Édito | Sciences et éducation
L’heure serait au pragmatisme, à la preuve par l’expérimentation, à la vérité de l’évaluation, ou encore à la neutralité de la science… Rhétorique récurrente du libéralisme pour masquer au nom de la modernité, une idéologie qui ne dit pas son nom. En occupant une place hégémonique les neurosciences en sont l’instrument, dans tous les champs, et en particulier celui de l’éducation. Médias et ministère en sont les premiers serviteurs et se trouve désormais imposée une véritable science d’état censée légitimer les prescriptions autoritaires du ministère.

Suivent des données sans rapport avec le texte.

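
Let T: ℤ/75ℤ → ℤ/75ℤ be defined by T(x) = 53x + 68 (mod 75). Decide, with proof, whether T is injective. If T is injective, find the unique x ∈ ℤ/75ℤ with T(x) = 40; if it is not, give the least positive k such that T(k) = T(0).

By definition, T is injective when T(s) = T(t) forces s = t.
Suppose T(s) = T(t) in ℤ/75ℤ. Then 53s + 68 ≡ 53t + 68 (mod 75), thus 53(s − t) ≡ 0 (mod 75).
Since gcd(53, 75) = 1, 53 is invertible modulo 75, hence s − t ≡ 0 (mod 75), i.e. s = t.
Therefore T is injective.
We now compute 53⁻¹ mod 75 explicitly. Euclid's algorithm: 75 = 1·53 + 22, 53 = 2·22 + 9, 22 = 2·9 + 4, 9 = 2·4 + 1; back-substituting gives 1 = 17·53 − 12·75, so 53⁻¹ ≡ 17 (mod 75).
Since T is injective, we compute T⁻¹(40): solve 53x + 68 ≡ 40 (mod 75), i.e. 53x ≡ 47 (mod 75).
Multiplying by 53⁻¹ = 17 gives x ≡ 17·47 = 799 = 10·75 + 49 ≡ 49 (mod 75).
Check: T(49) = 53·49 + 68 = 2665 = 35·75 + 40 ≡ 40 (mod 75).

49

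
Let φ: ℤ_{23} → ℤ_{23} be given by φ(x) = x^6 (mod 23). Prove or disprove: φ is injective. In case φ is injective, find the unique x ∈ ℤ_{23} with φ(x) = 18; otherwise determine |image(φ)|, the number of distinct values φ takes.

φ(11): Repeated squaring mod 23: 11^1 ≡ 11, 11^2 ≡ 11² = 121 ≡ 6, 11^4 ≡ 6² = 36 ≡ 13. Since 6 = 4 + 2, 11^6 ≡ 13·6: 13·6 = 78 ≡ 9. So 11^6 ≡ 9 (mod 23).
φ(12): Repeated squaring mod 23: 12^1 ≡ 12, 12^2 ≡ 12² = 144 ≡ 6, 12^4 ≡ 6² = 36 ≡ 13. Since 6 = 4 + 2, 12^6 ≡ 13·6: 13·6 = 78 ≡ 9. So 12^6 ≡ 9 (mod 23).
So φ(11) = φ(12) = 9 while 11 ≠ 12, therefore φ is not injective.
Since φ is not injective, we determine |image(φ)|. Computing x^6 mod 23 for each x (by repeated squaring, reducing mod 23 at every step), the values φ(0), φ(1), …, φ(22) are: 0, 1, 18, 16, 2, 8, 12, 4, 13, 3, 6, 9, 9, 6, 3, 13, 4, 12, 8, 2, 16, 18, 1.
The distinct values are {0, 1, 2, 3, 4, 6, 8, 9, 12, 13, 16, 18}; there are 12 of them.

12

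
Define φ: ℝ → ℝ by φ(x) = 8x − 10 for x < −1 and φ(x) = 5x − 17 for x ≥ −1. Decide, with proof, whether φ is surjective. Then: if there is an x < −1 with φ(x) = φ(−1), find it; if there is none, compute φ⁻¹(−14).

-3/2

Both pieces are strictly increasing (slopes 8 and 5), so each is injective on its own interval.
The left piece maps (−∞, −1) onto (−∞, −18); the right piece maps [−1, ∞) onto [−22, ∞).
The union (−∞, −18) ∪ [−22, ∞) covers ℝ, so φ is surjective.
For the follow-up: the images overlap, so an x < −1 with φ(x) = φ(−1) exists. φ(−1) = −22; solving 8x − 10 = −22 for x < −1 gives x = (−22 + 10)/8 = −3/2.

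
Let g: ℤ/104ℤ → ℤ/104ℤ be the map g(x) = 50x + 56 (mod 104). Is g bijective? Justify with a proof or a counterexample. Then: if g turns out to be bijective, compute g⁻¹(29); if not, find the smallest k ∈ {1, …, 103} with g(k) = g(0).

Recall that g is injective when g(u) = g(v) forces u = v.
We have gcd(50, 104) = 2 > 1. Taking u = 0 and v = 52: g(0) = 56 and g(52) = 50·52 + 56 = 2656 ≡ 56 (mod 104).
So g(0) = g(52) while 0 ≠ 52, hence g is not injective, hence not bijective.
Since g is not bijective, we find the least positive k with g(k) = g(0): this means 50k ≡ 0 (mod 104), i.e. 104 ∣ 50k. Since gcd(50, 104) = 2, dividing through by 2 this holds exactly when 52 ∣ 25k, and as gcd(25, 52) = 1, exactly when 52 ∣ k.
The smallest positive such k is 52.

52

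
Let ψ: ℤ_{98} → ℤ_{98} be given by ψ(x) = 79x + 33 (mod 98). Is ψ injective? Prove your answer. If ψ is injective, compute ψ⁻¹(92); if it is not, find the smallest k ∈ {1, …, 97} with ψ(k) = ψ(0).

33

Suppose ψ(s) = ψ(t) in ℤ_{98}. Then 79s + 33 ≡ 79t + 33 (mod 98), therefore 79(s − t) ≡ 0 (mod 98).
Since gcd(79, 98) = 1, 79 is invertible modulo 98, thus s − t ≡ 0 (mod 98), i.e. s = t.
Therefore ψ is injective.
We now compute 79⁻¹ mod 98 explicitly. Euclid's algorithm: 98 = 1·79 + 19, 79 = 4·19 + 3, 19 = 6·3 + 1; back-substituting gives 1 = 67·79 − 54·98, so 79⁻¹ ≡ 67 (mod 98).
Since ψ is injective, we compute ψ⁻¹(92): solve 79x + 33 ≡ 92 (mod 98), i.e. 79x ≡ 59 (mod 98).
Multiplying by 79⁻¹ = 67 gives x ≡ 67·59 = 3953 = 40·98 + 33 ≡ 33 (mod 98).
Check: ψ(33) = 79·33 + 33 = 2640 = 26·98 + 92 ≡ 92 (mod 98).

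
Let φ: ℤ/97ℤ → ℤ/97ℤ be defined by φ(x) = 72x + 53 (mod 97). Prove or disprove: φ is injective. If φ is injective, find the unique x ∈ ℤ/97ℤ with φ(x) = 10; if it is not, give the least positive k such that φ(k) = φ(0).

By definition, φ is injective when φ(s) = φ(t) forces s = t.
Suppose φ(s) = φ(t) in ℤ/97ℤ. Then 72s + 53 ≡ 72t + 53 (mod 97), so 72(s − t) ≡ 0 (mod 97).
Since gcd(72, 97) = 1, 72 is invertible modulo 97, so s − t ≡ 0 (mod 97), i.e. s = t.
Therefore φ is injective.
We now compute 72⁻¹ mod 97 explicitly. Euclid's algorithm: 97 = 1·72 + 25, 72 = 2·25 + 22, 25 = 1·22 + 3, 22 = 7·3 + 1; back-substituting gives 1 = 31·72 − 23·97, so 72⁻¹ ≡ 31 (mod 97).
Since φ is injective, we find φ⁻¹(10): we need 72x ≡ 10 − 53 ≡ 54 (mod 97). Using 72⁻¹ = 31: x ≡ 31·54 = 1674 = 17·97 + 25, so x = 25.
Check: φ(25) = 72·25 + 53 = 1853 = 19·97 + 10 ≡ 10 (mod 97).

25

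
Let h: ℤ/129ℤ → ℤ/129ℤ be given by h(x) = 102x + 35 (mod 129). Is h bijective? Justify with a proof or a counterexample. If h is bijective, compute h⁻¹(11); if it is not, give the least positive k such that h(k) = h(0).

Recall that h is injective when h(a) = h(b) forces a = b.
We have gcd(102, 129) = 3 > 1. Taking a = 0 and b = 43: h(0) = 35 and h(43) = 102·43 + 35 = 4421 ≡ 35 (mod 129).
So h(0) = h(43) while 0 ≠ 43, thus h is not injective, hence not bijective.
Since h is not bijective, we find the least positive k with h(k) = h(0): this means 102k ≡ 0 (mod 129), i.e. 129 ∣ 102k. Since gcd(102, 129) = 3, dividing through by 3 this holds exactly when 43 ∣ 34k, and as gcd(34, 43) = 1, exactly when 43 ∣ k.
The smallest positive such k is 43.

43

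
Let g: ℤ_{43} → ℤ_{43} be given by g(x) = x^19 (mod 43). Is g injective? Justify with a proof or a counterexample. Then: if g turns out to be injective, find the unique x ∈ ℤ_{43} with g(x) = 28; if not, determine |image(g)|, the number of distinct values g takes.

Since 43 is prime, the nonzero elements of ℤ_{43} form a cyclic group of order 42.
As gcd(19, 42) = 1, raising to the 19th power is a bijection on this group: if s^19 ≡ t^19 then (st^{−1})^19 = 1, and the only element of order dividing gcd(19, 42) = 1 is 1, so s = t.
With g(0) = 0 this makes g injective on all of ℤ_{43}, hence bijective (finite equal-size domain and codomain). In particular g is injective.
Since g is injective, we find the preimage of 28. The inverse of x ↦ x^19 on (ℤ_{43})^× is x ↦ x^31, because 19·31 = 589 = 14·42 + 1 ≡ 1 (mod 42) and x^{42} = 1 for x ≠ 0 (Fermat). So g⁻¹(28) = 28^31 mod 43.
Repeated squaring mod 43: 28^1 ≡ 28, 28^2 ≡ 28² = 784 ≡ 10, 28^4 ≡ 10² = 100 ≡ 14, 28^8 ≡ 14² = 196 ≡ 24, 28^16 ≡ 24² = 576 ≡ 17. Since 31 = 16 + 8 + 4 + 2 + 1, 28^31 ≡ 17·24·14·10·28: 17·24 = 408 ≡ 21, then 21·14 = 294 ≡ 36, then 36·10 = 360 ≡ 16, then 16·28 = 448 ≡ 18. So 28^31 ≡ 18 (mod 43).
Hence g⁻¹(28) = 18.

18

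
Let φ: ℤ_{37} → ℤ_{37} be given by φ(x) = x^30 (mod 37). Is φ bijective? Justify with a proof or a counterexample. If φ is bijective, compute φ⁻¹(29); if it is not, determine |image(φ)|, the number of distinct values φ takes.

φ(3): Repeated squaring mod 37: 3^1 ≡ 3, 3^2 ≡ 3² = 9, 3^4 ≡ 9² = 81 ≡ 7, 3^8 ≡ 7² = 49 ≡ 12, 3^16 ≡ 12² = 144 ≡ 33. Since 30 = 16 + 8 + 4 + 2, 3^30 ≡ 33·12·7·9: 33·12 = 396 ≡ 26, then 26·7 = 182 ≡ 34, then 34·9 = 306 ≡ 10. So 3^30 ≡ 10 (mod 37).
φ(4): Repeated squaring mod 37: 4^1 ≡ 4, 4^2 ≡ 4² = 16, 4^4 ≡ 16² = 256 ≡ 34, 4^8 ≡ 34² = 1156 ≡ 9, 4^16 ≡ 9² = 81 ≡ 7. Since 30 = 16 + 8 + 4 + 2, 4^30 ≡ 7·9·34·16: 7·9 = 63 ≡ 26, then 26·34 = 884 ≡ 33, then 33·16 = 528 ≡ 10. So 4^30 ≡ 10 (mod 37).
So φ(3) = φ(4) = 10 while 3 ≠ 4, therefore φ is not injective, hence not bijective.
Since φ is not bijective, we determine |image(φ)|. Computing x^30 mod 37 for each x (by repeated squaring, reducing mod 37 at every step), the values φ(0), φ(1), …, φ(36) are: 0, 1, 11, 10, 10, 27, 36, 10, 36, 26, 1, 1, 26, 27, 36, 11, 26, 11, 27, 27, 11, 26, 11, 36, 27, 26, 1, 1, 26, 36, 10, 36, 27, 10, 10, 11, 1.
The distinct values are {0, 1, 10, 11, 26, 27, 36}; there are 7 of them.

7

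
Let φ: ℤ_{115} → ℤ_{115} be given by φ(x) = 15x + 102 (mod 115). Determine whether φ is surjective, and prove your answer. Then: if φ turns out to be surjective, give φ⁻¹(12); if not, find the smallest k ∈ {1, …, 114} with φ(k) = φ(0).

Recall that φ is surjective if every y in the codomain equals φ(x) for some x in the domain.
Since gcd(15, 115) = 5, we have 15x ≡ 0 (mod 5) for all x, so φ(x) ≡ 2 (mod 5).
But 0 ≢ 2 (mod 5), so 0 ∈ ℤ_{115} has no preimage. Hence φ is not surjective.
Since φ is not surjective, we find the least positive k with φ(k) = φ(0): this means 15k ≡ 0 (mod 115), i.e. 115 ∣ 15k. Since gcd(15, 115) = 5, dividing through by 5 this holds exactly when 23 ∣ 3k, and as gcd(3, 23) = 1, exactly when 23 ∣ k.
The smallest positive such k is 23.

23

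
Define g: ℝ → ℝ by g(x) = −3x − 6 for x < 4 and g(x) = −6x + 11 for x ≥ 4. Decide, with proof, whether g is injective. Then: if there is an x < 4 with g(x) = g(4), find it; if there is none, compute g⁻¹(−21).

7/3

Both pieces are strictly decreasing (slopes −3 and −6), so each is injective on its own interval.
The left piece maps (−∞, 4) onto (−18, ∞); the right piece maps [4, ∞) onto (−∞, −13].
These images overlap. In particular g(4) = −13 (right piece), and solving −3x − 6 = −13 on the left piece gives x = 7/3 < 4.
So g(7/3) = g(4) with 7/3 ≠ 4, and g is not injective. This x = 7/3 is the requested value below 4.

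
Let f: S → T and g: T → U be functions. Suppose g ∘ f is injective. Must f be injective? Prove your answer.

injective

Suppose f(u) = f(v). Applying g: (g ∘ f)(u) = (g ∘ f)(v). Since g ∘ f is injective, u = v. Hence f is injective.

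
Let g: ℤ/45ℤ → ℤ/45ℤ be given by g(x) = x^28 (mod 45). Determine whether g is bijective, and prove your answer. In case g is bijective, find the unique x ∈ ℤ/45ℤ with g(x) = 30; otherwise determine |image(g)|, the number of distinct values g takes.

8

g(3): Repeated squaring mod 45: 3^1 ≡ 3, 3^2 ≡ 3² = 9, 3^4 ≡ 9² = 81 ≡ 36, 3^8 ≡ 36² = 1296 ≡ 36, 3^16 ≡ 36² = 1296 ≡ 36. Since 28 = 16 + 8 + 4, 3^28 ≡ 36·36·36: 36·36 = 1296 ≡ 36, then 36·36 = 1296 ≡ 36. So 3^28 ≡ 36 (mod 45).
g(6): Repeated squaring mod 45: 6^1 ≡ 6, 6^2 ≡ 6² = 36, 6^4 ≡ 36² = 1296 ≡ 36, 6^8 ≡ 36² = 1296 ≡ 36, 6^16 ≡ 36² = 1296 ≡ 36. Since 28 = 16 + 8 + 4, 6^28 ≡ 36·36·36: 36·36 = 1296 ≡ 36, then 36·36 = 1296 ≡ 36. So 6^28 ≡ 36 (mod 45).
So g(3) = g(6) = 36 while 3 ≠ 6, hence g is not injective, hence not bijective.
Since g is not bijective, we determine |image(g)|. Computing x^28 mod 45 for each x (by repeated squaring, reducing mod 45 at every step), the values g(0), g(1), …, g(44) are: 0, 1, 16, 36, 31, 40, 36, 16, 1, 36, 10, 16, 36, 31, 31, 0, 16, 1, 36, 1, 25, 36, 31, 31, 36, 25, 1, 36, 1, 16, 0, 31, 31, 36, 16, 10, 36, 1, 16, 36, 40, 31, 36, 16, 1.
The distinct values are {0, 1, 10, 16, 25, 31, 36, 40}; there are 8 of them.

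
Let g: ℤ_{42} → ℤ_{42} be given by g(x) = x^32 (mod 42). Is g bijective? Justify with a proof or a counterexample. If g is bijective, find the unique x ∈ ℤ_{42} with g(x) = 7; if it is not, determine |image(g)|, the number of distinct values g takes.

g(4): Repeated squaring mod 42: 4^1 ≡ 4, 4^2 ≡ 4² = 16, 4^4 ≡ 16² = 256 ≡ 4, 4^8 ≡ 4² = 16, 4^16 ≡ 16² = 256 ≡ 4, 4^32 ≡ 4² = 16. So 4^32 ≡ 16 (mod 42).
g(10): Repeated squaring mod 42: 10^1 ≡ 10, 10^2 ≡ 10² = 100 ≡ 16, 10^4 ≡ 16² = 256 ≡ 4, 10^8 ≡ 4² = 16, 10^16 ≡ 16² = 256 ≡ 4, 10^32 ≡ 4² = 16. So 10^32 ≡ 16 (mod 42).
So g(4) = g(10) = 16 while 4 ≠ 10, hence g is not injective, hence not bijective.
Since g is not bijective, we determine |image(g)|. Computing x^32 mod 42 for each x (by repeated squaring, reducing mod 42 at every step), the values g(0), g(1), …, g(41) are: 0, 1, 4, 9, 16, 25, 36, 7, 22, 39, 16, 37, 18, 1, 28, 15, 4, 37, 30, 25, 22, 21, 22, 25, 30, 37, 4, 15, 28, 1, 18, 37, 16, 39, 22, 7, 36, 25, 16, 9, 4, 1.
The distinct values are {0, 1, 4, 7, 9, 15, 16, 18, 21, 22, 25, 28, 30, 36, 37, 39}; there are 16 of them.

16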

Mais la science est bien malmenée, quand elle est assignée à dire LA vérité, alors même que son instrumentalisation ne cesse de bafouer tout ce qui fait scientifiquement consensus dans le domaine de l’éducation (voire à ce sujet le retour de la syllabique ou du redoublement). Que reste-t-il de la science quand sa seule utilité consiste à justifier une politique, quand elle se trouve réduite à un instrument pour trier, sélectionner, empêcher la construction d’une pensée critique ? Que devient la science quand elle n’est plus qu’une, officielle, dans le rejet de toutes les autres, destinée à servir une politique d’éclatement du service public d’éducation, de retour aux talents et à la naturalisation des différences, de conception utilitaire et techniciste des savoirs dits « fondamentaux » destinés aux classes populaires alors que les héritiers pourront accéder à la culture dans toutes ses dimensions ? Que devient la science quand elle a pour fonction politique de réduire le métier d’enseignant à un métier d’exécution, dans une dichotomie entre théorie et pratique ?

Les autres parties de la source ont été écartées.